Ali had a turbulent personal life.  He was married four times, unions which produced six natural children including his youngest daughter, Laila Ali the retired women’s World Super Middleweight champion.  He also had and supported two other daughters out of wed lock.  On November 19, 1986, Ali married Yolanda “Lonnie” Williams, a friend since his youthful days in Louisville.   Together they adopted one son, Asaad Amin.
Lonnie was his inseparable companion, and increasingly Ali’s voice as Parkinson’s first garbled his speech and finally left him publicly mute.  Their relationship has alienated him from some of his oldest children, particularly the four from his second marriage to Khalilah Ali.
Ali and his wife Lonnie as he was honored in his hometown of Louisville.
With Lonnie at his side and increasingly frail Ali continued to make public appearances in support of favored charities and causes and seemed to enjoy them along with the accolades and attention at awards ceremonies and testimonials.  Until the last couple of years he would still mug a boxing pose for photographers. 
Ali’s story was often told, including his own book, The Greatest My Own Story co-written by Richard Durham and edited by Toni Morrison originally released in 1975.  There have been several other biographies, some hagiography and some blatant racist smears.  Aspects of his life and career were captured in numerous documentaries.  But in 2001 the Academy Award nominated Ali starring Will Smith as the boxer, sensitively examined his whole life, not just a parade of ring movements.

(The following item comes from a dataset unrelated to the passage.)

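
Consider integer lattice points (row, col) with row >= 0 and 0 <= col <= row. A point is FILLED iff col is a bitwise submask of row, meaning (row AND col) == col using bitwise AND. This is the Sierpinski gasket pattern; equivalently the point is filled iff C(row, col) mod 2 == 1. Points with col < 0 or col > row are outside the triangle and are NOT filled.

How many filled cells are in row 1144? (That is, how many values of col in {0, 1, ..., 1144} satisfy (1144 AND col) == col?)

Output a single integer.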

But his health was rapidly declining and the public appearances became rarer. Despite the limitations, he still spoke out through his wife.  In December he released a statement Donald Trump’s proposal to ban Muslims from entering the United States. “We as Muslims have to stand up to those who use Islam to advance their own personal agenda.”
Ali barely survived a crisis in 2013 and was hospitalized repeatedly since then.  A few days ago he was admitted to a Phoenix, Arizona hospital where he died last night.
This morning the world awakens to an out pouring of grief and a chorus of salutes.  There will even be crocodile tears from those who persecuted him and despised what he stood for—maybe even from The Donald.